Não estou dizendo não devemos nos engajar em toda e qualquer iniciativa que possa elevar a consciência das pessoas em relação ao clima. Porém, este problema não foi criado pela população negra e a sua solução, por si só, não elimina as situações diárias de violência praticadas contra negros. Então, eu não comungo do pensamento de que tudo é clima e meio ambiente. É preciso conciliar a agenda enfrentamento das mudanças climáticas com outras agendas tão relevantes quanto. Podemos ter o compromisso de discutir o clima, mas não podemos botar debaixo do tapete o tema da desigualdade étnico-racial. Me posiciono contra esse tipo de discurso, quer seja da crença que a pauta se esgotou, quer seja da crença de que existem outras agendas mais importantes, pois já vi essa história antes.

Nesse sentido, a COP-30 pode ser oportuna ou arriscada para o financiamento de impacto?

Temos de pensar no que estamos estabelecendo como prioridade na hora de impactar. Para o Fundo Baobá, a prioridade é impactar as relações étnico-raciais. Isso não significa dizer que nós não temos compromisso com outros impactos.
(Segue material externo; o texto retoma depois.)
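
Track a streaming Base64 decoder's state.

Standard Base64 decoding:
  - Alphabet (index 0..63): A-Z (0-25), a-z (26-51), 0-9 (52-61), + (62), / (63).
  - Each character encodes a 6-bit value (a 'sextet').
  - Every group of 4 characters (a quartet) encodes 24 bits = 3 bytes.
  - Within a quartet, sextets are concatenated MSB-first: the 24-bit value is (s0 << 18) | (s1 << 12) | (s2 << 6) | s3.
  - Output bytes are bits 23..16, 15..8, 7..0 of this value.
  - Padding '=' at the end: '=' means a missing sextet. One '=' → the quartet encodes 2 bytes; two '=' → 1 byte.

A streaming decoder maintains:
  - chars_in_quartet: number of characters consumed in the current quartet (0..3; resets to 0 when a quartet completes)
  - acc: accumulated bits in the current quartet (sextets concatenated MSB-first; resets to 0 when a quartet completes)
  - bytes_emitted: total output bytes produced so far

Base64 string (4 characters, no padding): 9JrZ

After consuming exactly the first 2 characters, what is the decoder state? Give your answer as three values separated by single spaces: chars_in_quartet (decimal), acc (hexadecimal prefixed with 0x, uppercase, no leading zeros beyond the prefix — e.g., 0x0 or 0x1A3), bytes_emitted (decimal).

After char 0 ('9'=61): chars_in_quartet=1 acc=0x3D bytes_emitted=0
After char 1 ('J'=9): chars_in_quartet=2 acc=0xF49 bytes_emitted=0

Answer: 2 0xF49 0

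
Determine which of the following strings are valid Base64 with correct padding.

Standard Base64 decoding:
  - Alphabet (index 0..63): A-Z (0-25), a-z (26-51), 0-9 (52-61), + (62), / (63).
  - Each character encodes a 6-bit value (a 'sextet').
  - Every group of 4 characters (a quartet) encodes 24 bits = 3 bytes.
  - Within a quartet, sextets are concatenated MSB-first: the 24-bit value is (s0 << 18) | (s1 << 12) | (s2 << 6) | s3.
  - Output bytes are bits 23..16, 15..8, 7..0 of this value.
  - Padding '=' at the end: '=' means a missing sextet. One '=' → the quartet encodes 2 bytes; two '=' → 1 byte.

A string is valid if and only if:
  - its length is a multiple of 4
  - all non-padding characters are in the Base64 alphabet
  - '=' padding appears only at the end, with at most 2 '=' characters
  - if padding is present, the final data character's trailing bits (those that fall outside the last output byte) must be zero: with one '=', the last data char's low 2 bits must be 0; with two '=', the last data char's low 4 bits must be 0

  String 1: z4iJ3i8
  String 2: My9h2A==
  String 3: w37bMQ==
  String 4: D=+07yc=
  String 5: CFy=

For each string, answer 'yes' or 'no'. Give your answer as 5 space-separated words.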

Por exemplo, em relação à questão da economia verde e à questão climática, quando nós apoiamos comunidades tradicionais quilombolas no reconhecimento do direito à titulação de suas terras, estamos produzindo impacto socioambiental. Se nós temos práticas ambientais sustentáveis que podem influenciar a sociedade como todo, essas práticas estão nos povos de comunidades tradicionais e população indígena. Quando investimos em população indígena e quilombola, nós estamos produzindo impacto socioambiental como consequência do fortalecimento de uma comunidade que sempre preservou o equilíbrio do meio ambiente. Então, não é uma coisa ou outra. É continuar a investir em comunidades tradicionais.

O senhor traz uma perspectiva de que os povos tradicionais podem ensinar práticas de preservação. Falta, então, esse entendimento das empresas de que as soluções já estão postas?
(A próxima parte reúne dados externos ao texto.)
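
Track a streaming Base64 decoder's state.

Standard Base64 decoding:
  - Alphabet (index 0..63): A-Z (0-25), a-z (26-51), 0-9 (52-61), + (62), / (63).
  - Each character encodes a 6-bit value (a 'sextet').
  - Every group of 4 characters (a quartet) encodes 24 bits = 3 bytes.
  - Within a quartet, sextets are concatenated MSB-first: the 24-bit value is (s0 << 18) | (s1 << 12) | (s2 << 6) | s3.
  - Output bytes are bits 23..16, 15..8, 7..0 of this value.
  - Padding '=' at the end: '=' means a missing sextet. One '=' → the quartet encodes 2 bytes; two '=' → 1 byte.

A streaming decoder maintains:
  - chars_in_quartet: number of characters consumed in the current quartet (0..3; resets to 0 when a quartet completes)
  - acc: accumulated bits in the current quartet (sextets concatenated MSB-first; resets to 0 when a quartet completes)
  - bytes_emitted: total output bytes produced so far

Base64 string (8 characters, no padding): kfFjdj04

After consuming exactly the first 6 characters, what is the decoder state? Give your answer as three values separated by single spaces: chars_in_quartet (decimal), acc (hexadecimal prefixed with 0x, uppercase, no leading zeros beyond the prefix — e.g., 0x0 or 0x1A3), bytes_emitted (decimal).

Answer: 2 0x763 3

Derivation:
After char 0 ('k'=36): chars_in_quartet=1 acc=0x24 bytes_emitted=0
After char 1 ('f'=31): chars_in_quartet=2 acc=0x91F bytes_emitted=0
After char 2 ('F'=5): chars_in_quartet=3 acc=0x247C5 bytes_emitted=0
After char 3 ('j'=35): chars_in_quartet=4 acc=0x91F163 -> emit 91 F1 63, reset; bytes_emitted=3
After char 4 ('d'=29): chars_in_quartet=1 acc=0x1D bytes_emitted=3
After char 5 ('j'=35): chars_in_quartet=2 acc=0x763 bytes_emitted=3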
Exatamente. É que nós estamos presos a um padrão de consumo e um estilo de vida dos quais não queremos desapegar: consumo de eletricidade, consumo de instrumentos que dependem de combustível fóssil... Nós estamos reféns desse padrão de consumo e é isso que delimita a nossa capacidade de enxergar. Infelizmente, não existe forma de buscar um jeito mais sustentável de viver, se nós não dermos um freio nesses padrões.